I also find it interesting that Mao repeatedly ignored the more substantive questions and instead insisted on dealing only with 'philosophy'. I think this can be interpreted in a number of ways: 1] his health by that stage has deteriorated considerably and simply didn't have the mental strength to deal with the issues, 2] he's more of a big-picture man who probably has made his general views regarding foreign policy known to Zhou and the Foreign Ministry who will, as the later talks indicated, negotiate on the issues in more details.
I say the latter. Mao may well have been the poster boy of the PRC, but from the Great Leap Forward on he didn't do much any more. Mainly because it failed horribly, another reason may have been that he simply didn't want to and saw the political issues of the day as too trivial to bother him.
Although I have to say reading it, some of the stories about Mao are a little too eccentric to be believed without a grain of salt.
Precisely. It's another reason for the mystique surrounding him, you don't know what part of the stories are wrong or right.

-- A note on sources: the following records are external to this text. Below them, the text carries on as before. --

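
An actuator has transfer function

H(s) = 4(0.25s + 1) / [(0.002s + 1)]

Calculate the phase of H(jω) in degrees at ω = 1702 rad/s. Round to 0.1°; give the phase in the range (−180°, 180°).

16.2°

At ω = 1702 rad/s:
zero (1 + j1702·0.25) = 1 + j425.5 → |·| ≈ 425.5, ∠ ≈ 89.87°
pole (1 + j1702·0.002) = 1 + j3.404 → |·| ≈ 3.5478, ∠ ≈ 73.63°
∠H = (89.87°) − (73.63°) = 16.24°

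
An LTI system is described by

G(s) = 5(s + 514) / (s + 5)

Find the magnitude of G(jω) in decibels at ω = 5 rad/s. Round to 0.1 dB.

At s = jω = j5:
zero (s+514): 514 + j5 → |·| = √(514²+5²) = √264221 ≈ 514.02, ∠ = arctan(5/514) ≈ 0.56°
pole (s+5): 5 + j5 → |·| = √(5²+5²) = √50 ≈ 7.0711, ∠ = arctan(5/5) ≈ 45.00°
|G| = 5 · 514.02 / 7.0711 ≈ 363.47
Gain = 20 log₁₀(363.47) ≈ 51.21 dB

51.2 dB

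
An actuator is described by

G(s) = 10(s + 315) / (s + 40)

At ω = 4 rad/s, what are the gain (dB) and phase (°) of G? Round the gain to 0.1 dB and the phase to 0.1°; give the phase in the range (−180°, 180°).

At s = jω = j4:
zero (s+315): 315 + j4 → |·| = √(315²+4²) = √99241 ≈ 315.03, ∠ = arctan(4/315) ≈ 0.73°
pole (s+40): 40 + j4 → |·| = √(40²+4²) = √1616 ≈ 40.2, ∠ = arctan(4/40) ≈ 5.71°
|G| = 10 · 315.03 / 40.2 ≈ 78.366
Gain = 20 log₁₀(78.366) ≈ 37.88 dB
∠G = 0.73° − 5.71° = -4.98°

37.9 dB, -5.0°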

I will look into that book - thanks. I think Zhou's career deserves more than he has received in scholarship especially in the West. There is just far too little accounts written about him, and the dynamic of his partnership with Mao, starting in a far higher and different position than Mao but switched to Mao's side and contented himself as Mao's subordinate for the next four decades.
I agree so very much with that. Zhou is a highly interesting person, his fate is perhaps even a tragic one. That's why I definitely want to buy that book, I am looking for an insight in his psyche.
EDIT: Damn you Potemkin, phrasing my views in a more eloquent and precise manner, damn you to hell!